16. A live image frame processing apparatus, characterized in that, include: The acquisition module is used to acquire image frame processing requests; The image frame acquisition module is used to acquire the live image frame corresponding to the virtual reality live content according to the image frame processing request. The determination module is used to determine the target area of ​​each target object based on the key points corresponding to each target object in the live image frame and the preset target mask. The target mask includes multiple layers, and different layers record the eyebrow, nostril, mouth and eye areas respectively. The live image frame is converted from an RGB image to an HSV image, and the hue and brightness of the HSV image are used as constraint information to determine the first unprocessed region in the target area. By adjusting the layer corresponding to the target mask, a second unprocessed area in the target region is determined; Set the pixel values ​​corresponding to the first unprocessed region and the second unprocessed region to zero to obtain the region to be processed, which is the facial skin region. A first processing operation is performed on the region to be processed to obtain the image frame to be processed; The processing module is used to perform a global second processing operation on the image frame to be processed to obtain the processed target image frame; The sending module is used to display the target image frame.

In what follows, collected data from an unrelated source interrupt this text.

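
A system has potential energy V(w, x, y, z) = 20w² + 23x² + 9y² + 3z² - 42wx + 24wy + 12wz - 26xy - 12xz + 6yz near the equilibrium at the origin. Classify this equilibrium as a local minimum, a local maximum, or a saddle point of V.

local minimum

The Hessian at the origin is H = [[40, -42, 24, 12], [-42, 46, -26, -12], [24, -26, 18, 6], [12, -12, 6, 6]].
An LDLᵀ factorisation of H has diagonal entries 40, 19/10, 62/19, 60/31.
So there are 4 positive pivots.
H is positive definite, so the origin is a strict local minimum.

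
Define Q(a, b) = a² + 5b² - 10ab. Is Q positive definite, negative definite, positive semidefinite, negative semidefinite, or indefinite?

The associated matrix is A = [[1, -5], [-5, 5]].
Congruent diagonalization of A (simultaneous row and column reduction) yields pivots 1, -20.
So there are 1 positive, 1 negative pivots.
Hence Q is indefinite.

indefinite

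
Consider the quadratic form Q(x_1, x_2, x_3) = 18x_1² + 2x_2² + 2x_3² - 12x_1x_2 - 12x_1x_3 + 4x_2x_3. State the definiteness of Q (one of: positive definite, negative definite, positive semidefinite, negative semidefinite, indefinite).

The associated matrix is A = [[18, -6, -6], [-6, 2, 2], [-6, 2, 2]].
Symmetric row and column elimination reduces A to a congruent diagonal form with pivots 18, 0, 0.
Counting signs: 1 positive, 2 zero.
Hence Q is positive semidefinite.

positive semidefinite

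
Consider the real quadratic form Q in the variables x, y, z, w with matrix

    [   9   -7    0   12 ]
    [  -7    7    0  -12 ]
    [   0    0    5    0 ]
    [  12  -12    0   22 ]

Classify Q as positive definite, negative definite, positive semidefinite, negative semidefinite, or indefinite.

Leading principal minors: Δ_1 = 9, Δ_2 = 14, Δ_3 = 70, Δ_4 = 100.
All leading principal minors are positive, so by Sylvester's criterion Q is positive definite.

positive definite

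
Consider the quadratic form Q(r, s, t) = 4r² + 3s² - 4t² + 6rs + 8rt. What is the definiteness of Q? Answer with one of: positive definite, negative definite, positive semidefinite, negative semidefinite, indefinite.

indefinite

The associated matrix is A = [[4, 3, 4], [3, 3, 0], [4, 0, -4]].
Congruent diagonalization of A (simultaneous row and column reduction) yields pivots 4, 3/4, -20.
That gives 2 positive, 1 negative pivots.
Hence Q is indefinite.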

17. An electronic device, characterized in that, include: Processor and memory; The memory stores computer-executed instructions; The processor executes computer execution instructions stored in the memory, causing the processor to perform the live image frame processing method as described in any one of claims 1 to 14.

18. A computer-readable storage medium, characterized in that, The computer-readable storage medium stores computer-executable instructions, which, when executed by a processor, implement the live image frame processing method as described in any one of claims 1 to 14.

19. A computer program product, comprising a computer program, characterized in that, When the computer program is executed by a processor, it implements the method for processing live image frames as described in any one of claims 1 to 14.